When it was announced about a year ago that Barry Jenkins was going to direct an adaptation of James Baldwin's 1974 novel, I knew Baldwin's commentary of young love caught in the storm of systematic racism was in capable hands.
Slow-paced, "every day Black folks" stories are what I often gravitate towards, and Jenkin's 2016 Academy-Award winning film Moonlight was such a masterful quiet character study that put my faith in the Miami-bred director being a proficient teller of Black American stories for the 21st Century. With this teaser trailer, released on what would've been Baldwin's 94th birthday, I'm even more confident that one of my favorite novels from Baldwin will be taken to heart, and bring to proper vision the bittersweet love story of Fonny and Alonzo, a Harlem couple whose love is put to a test when Alonzo is falsely accused of a crime.

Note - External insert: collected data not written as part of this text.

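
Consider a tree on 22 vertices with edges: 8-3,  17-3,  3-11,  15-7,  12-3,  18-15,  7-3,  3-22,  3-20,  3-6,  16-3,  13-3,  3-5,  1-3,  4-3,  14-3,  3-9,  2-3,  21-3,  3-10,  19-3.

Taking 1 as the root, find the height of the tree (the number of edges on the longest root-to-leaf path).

4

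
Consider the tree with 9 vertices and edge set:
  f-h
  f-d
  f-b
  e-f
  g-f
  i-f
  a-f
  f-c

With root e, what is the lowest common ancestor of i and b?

i's ancestor chain is i, f, e and b's is b, f, e; they first meet at f.

f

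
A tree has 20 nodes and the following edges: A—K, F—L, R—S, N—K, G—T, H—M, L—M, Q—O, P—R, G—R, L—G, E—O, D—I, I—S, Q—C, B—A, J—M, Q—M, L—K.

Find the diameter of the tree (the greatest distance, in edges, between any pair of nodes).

A longest path is D – I – S – R – G – L – M – Q – O – E, with 9 edges.

9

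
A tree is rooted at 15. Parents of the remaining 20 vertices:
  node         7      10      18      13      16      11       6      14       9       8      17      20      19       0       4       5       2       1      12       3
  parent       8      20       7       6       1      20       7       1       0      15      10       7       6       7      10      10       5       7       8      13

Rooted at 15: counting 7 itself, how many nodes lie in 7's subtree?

Descendants of 7 (including itself): 7, 6, 20, 0, 1, 18, 13, 19, 10, 11, 9, 16, 14, 3, 17, 4, 5, 2. That's 18.

18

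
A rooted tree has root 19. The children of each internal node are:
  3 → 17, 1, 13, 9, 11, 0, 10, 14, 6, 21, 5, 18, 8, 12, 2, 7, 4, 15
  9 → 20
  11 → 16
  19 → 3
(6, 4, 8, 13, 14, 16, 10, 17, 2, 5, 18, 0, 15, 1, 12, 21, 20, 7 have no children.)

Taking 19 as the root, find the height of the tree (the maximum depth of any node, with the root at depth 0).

20 sits deepest: 19 – 3 – 9 – 20 — 3 edges from the root.

3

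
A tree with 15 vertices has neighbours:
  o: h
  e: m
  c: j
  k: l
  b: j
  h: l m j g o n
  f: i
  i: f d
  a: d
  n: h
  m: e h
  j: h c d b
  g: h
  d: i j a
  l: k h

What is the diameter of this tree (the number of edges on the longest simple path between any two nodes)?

Starting from k, a farthest node is f at distance 6.
One longest path: k – l – h – j – d – i – f.
So the diameter is 6.

6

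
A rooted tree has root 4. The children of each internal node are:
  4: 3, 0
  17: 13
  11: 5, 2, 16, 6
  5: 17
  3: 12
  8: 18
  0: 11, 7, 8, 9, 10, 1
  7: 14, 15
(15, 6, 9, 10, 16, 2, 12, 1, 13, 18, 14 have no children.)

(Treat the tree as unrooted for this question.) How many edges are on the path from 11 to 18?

3

11 – 0 – 8 – 18: 3 edges.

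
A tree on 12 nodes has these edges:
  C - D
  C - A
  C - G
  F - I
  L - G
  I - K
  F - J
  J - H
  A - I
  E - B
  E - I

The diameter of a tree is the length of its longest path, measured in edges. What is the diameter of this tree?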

Baldwin's works deserve to be framed as straight-to-the-marrow character studies, that concentrate on emotion over extravagance, that are style merging with substance, and Jenkins seems to have achieved that byway of the trailer's pensive, yet poetic tone. To my knowledge, this is the first of Baldwin's books to go from page to big screen (Go Tell It On The Mountain was made into a television mini-series in the 1970s) and from the look of things, won't be the last. From a standpoint, it no doubt baits that Oscar, but truly, it's time for more diverse stories to grab that golden honor, as I'm always here for anything that shows Black people living, loving, and leaping over society's complex hurtles, especially if its coming from the pen of Baldwin.
Oh, and I'm happy to see Regina King starring in this as Fonny's mother, as if you look up "underrated" in the dictionary, her name is pretty much the freakin' definition.
If Beale Street Could Talk will be in theaters November 30th.